The Growth of Buddhism
Following the Parinirvana, the community of monks founded by the Buddha gathered together to recite the Buddha’s teachings, and to discuss the future of their community. Some of the elders of the community included Ananda (the Buddha’s Cousin), Shariputra, Moggallana, and Mahakashyapa. This gathering was later called the First Council, and over the next 300 plus years three more major councils were held, by which time the Buddha’s teachings were written down. This collection of teachings became known as the Tripitaka (Three Baskets), made up of the Sutta Pitaka, the Vinaya Pitaka (Rules of Discipline), and the Abhidharma Pitaka (Commentaries on the Teachings). This is also sometimes referred to as the Pali Canon.
Around the first century BCE, different schools of Buddhist philosophy began to form, and new texts and commentaries appeared. This popular movement was later to be called the Mahayana (Great Vehicle).
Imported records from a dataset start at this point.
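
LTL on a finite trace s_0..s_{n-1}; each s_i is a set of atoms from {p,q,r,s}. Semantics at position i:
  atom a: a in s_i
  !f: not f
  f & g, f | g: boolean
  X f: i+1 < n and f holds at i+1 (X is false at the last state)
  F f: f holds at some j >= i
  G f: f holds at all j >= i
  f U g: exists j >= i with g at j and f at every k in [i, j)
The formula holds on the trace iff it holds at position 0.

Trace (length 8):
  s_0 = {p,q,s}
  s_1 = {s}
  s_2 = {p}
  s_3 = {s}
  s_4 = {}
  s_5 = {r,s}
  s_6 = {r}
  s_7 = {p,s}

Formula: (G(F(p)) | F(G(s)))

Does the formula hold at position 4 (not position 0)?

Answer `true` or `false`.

Answer: true

Derivation:
s_0={p,q,s}: (G(F(p)) | F(G(s)))=True G(F(p))=True F(p)=True p=True F(G(s))=True G(s)=False s=True
s_1={s}: (G(F(p)) | F(G(s)))=True G(F(p))=True F(p)=True p=False F(G(s))=True G(s)=False s=True
s_2={p}: (G(F(p)) | F(G(s)))=True G(F(p))=True F(p)=True p=True F(G(s))=True G(s)=False s=False
s_3={s}: (G(F(p)) | F(G(s)))=True G(F(p))=True F(p)=True p=False F(G(s))=True G(s)=False s=True
s_4={}: (G(F(p)) | F(G(s)))=True G(F(p))=True F(p)=True p=False F(G(s))=True G(s)=False s=False
s_5={r,s}: (G(F(p)) | F(G(s)))=True G(F(p))=True F(p)=True p=False F(G(s))=True G(s)=False s=True
s_6={r}: (G(F(p)) | F(G(s)))=True G(F(p))=True F(p)=True p=False F(G(s))=True G(s)=False s=False
s_7={p,s}: (G(F(p)) | F(G(s)))=True G(F(p))=True F(p)=True p=True F(G(s))=True G(s)=True s=True
Evaluating at position 4: result = True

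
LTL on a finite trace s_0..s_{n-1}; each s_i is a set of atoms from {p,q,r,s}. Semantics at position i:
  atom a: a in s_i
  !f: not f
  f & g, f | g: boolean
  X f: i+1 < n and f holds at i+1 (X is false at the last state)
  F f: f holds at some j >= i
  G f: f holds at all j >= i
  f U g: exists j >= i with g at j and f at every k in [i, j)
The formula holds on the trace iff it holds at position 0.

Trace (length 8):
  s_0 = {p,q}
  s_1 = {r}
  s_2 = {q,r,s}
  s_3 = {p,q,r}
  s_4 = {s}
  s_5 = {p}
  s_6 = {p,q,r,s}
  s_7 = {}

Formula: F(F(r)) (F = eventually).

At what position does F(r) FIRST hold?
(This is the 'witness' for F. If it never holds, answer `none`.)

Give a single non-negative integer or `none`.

Answer: 0

Derivation:
s_0={p,q}: F(r)=True r=False
s_1={r}: F(r)=True r=True
s_2={q,r,s}: F(r)=True r=True
s_3={p,q,r}: F(r)=True r=True
s_4={s}: F(r)=True r=False
s_5={p}: F(r)=True r=False
s_6={p,q,r,s}: F(r)=True r=True
s_7={}: F(r)=False r=False
F(F(r)) holds; first witness at position 0.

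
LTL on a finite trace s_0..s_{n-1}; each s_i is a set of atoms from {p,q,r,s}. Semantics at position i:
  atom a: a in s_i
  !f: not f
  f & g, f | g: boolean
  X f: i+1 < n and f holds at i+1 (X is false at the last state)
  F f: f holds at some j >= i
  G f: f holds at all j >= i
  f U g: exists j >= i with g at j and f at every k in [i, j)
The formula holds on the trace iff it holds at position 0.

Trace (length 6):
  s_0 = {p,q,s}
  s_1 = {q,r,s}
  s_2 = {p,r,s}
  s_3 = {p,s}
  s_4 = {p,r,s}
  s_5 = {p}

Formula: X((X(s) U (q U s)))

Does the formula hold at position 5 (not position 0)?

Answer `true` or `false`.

Answer: false

Derivation:
s_0={p,q,s}: X((X(s) U (q U s)))=True (X(s) U (q U s))=True X(s)=True s=True (q U s)=True q=True
s_1={q,r,s}: X((X(s) U (q U s)))=True (X(s) U (q U s))=True X(s)=True s=True (q U s)=True q=True
s_2={p,r,s}: X((X(s) U (q U s)))=True (X(s) U (q U s))=True X(s)=True s=True (q U s)=True q=False
s_3={p,s}: X((X(s) U (q U s)))=True (X(s) U (q U s))=True X(s)=True s=True (q U s)=True q=False
s_4={p,r,s}: X((X(s) U (q U s)))=False (X(s) U (q U s))=True X(s)=False s=True (q U s)=True q=False
s_5={p}: X((X(s) U (q U s)))=False (X(s) U (q U s))=False X(s)=False s=False (q U s)=False q=False
Evaluating at position 5: result = False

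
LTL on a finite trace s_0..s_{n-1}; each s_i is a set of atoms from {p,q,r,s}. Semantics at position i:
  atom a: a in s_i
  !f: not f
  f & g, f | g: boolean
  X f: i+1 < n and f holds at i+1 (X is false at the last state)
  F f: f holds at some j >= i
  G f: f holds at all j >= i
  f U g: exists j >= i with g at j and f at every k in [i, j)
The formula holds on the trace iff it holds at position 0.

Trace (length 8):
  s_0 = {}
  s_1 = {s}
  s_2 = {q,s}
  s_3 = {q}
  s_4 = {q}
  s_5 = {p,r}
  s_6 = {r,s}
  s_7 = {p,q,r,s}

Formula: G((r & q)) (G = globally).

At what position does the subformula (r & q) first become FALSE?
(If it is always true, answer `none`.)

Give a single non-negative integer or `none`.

Answer: 0

Derivation:
s_0={}: (r & q)=False r=False q=False
s_1={s}: (r & q)=False r=False q=False
s_2={q,s}: (r & q)=False r=False q=True
s_3={q}: (r & q)=False r=False q=True
s_4={q}: (r & q)=False r=False q=True
s_5={p,r}: (r & q)=False r=True q=False
s_6={r,s}: (r & q)=False r=True q=False
s_7={p,q,r,s}: (r & q)=True r=True q=True
G((r & q)) holds globally = False
First violation at position 0.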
There were also many diverse schools, whose adherents sought to follow what they believed to be the original teachings of the Buddha, but the only one of those to survive later became known as the Theravada (School of the Elders). While the goal of the Theravada is the Arhat, someone who has single-mindedly attained enlightenment, and is no longer subject to death and rebirth, the Mahayana’s goal is to become a Bodhisattva (Enlightened Being), who has vowed to liberate all sentient beings from suffering before attaining complete enlightenment themselves.
The Mahayana teachings matured in India, and gradually spread to central and east Asia, gaining a lasting foothold in China, and later in Korea, Vietnam, and Japan. Meanwhile, the Theravada spread south to Sri Lanka, and then later to south east Asia to places like Burma, Thailand, Cambodia, and Laos. Ironically, it wasn’t until the 8th century CE, that Buddhism found a home in the Himalayas, brought there by Padmasambhava, an Indian master of a new esoteric form of Buddhism called the Vajrayana (Diamond Vehicle). These teachings eventually found a home in Nepal, Bhutan, Tibet and Mongolia.
The Death and Rebirth of Buddhism
As if to show that all things are impermanent, Buddhism eventually disappeared from central Asia, and India, due to a wave of invasions, and the appeal of new cultural and religious ideas. But Buddhism flourished in most other parts of Asia for hundreds of years, managing to successfully ride the uncertain tides of history.
In the West, Buddhist ideas became more widely known in the 19th century through the work of the Theosophists, and other societies that sprang up around Europe to study the Buddha’s teachings, which had been translated into local languages. These ideas then spread to North America and other academic centres around the world. Immigrants to North America from China, Korea, Japan and other east Asian nations also made an impact, building temples and keeping their faith and traditions alive in a new world.
While various Western authors had been writing about Buddhism for some time, it wasn’t until the 1950’s that the popularity of “Beat Poets” like Jack Kerouac and Gary Snyder brought Buddhist ideas to the general public. By the 1960’s, many young Westerners were joining Buddhist groups at home and overseas, looking for an alternative to western religious traditions.
Westerners now have access to a wide variety of Buddhist cultural forms, such as Ch’an, Pure Land, Tibetan, Theravada and more. Nearly all the schools of all three Vehicles of Buddhism have teaching centres in capital cities, and in many regional areas. Both Buddhists and non-Buddhists alike are using forms of Buddhist mindfulness and meditation to help them in their daily lives, and Psychotherapists are borrowing Buddhist methods of training the mind, and incorporating them into their work with clients.
In India, where Buddhism died out centuries ago, famous masters such as H.H. the Dalai Lama and Thich Nhat Hanh have drawn large crowds to hear their teachings; and many lower caste Hindus are choosing to convert to Buddhism. The growth of internet usage has also seen a growing awareness of Buddhist ideas around the world. With its emphasis on the practice of loving-kindness, compassion, enlightened wisdom, and peace, the fourth-largest religion in the world does have something worthwhile to offer humanity.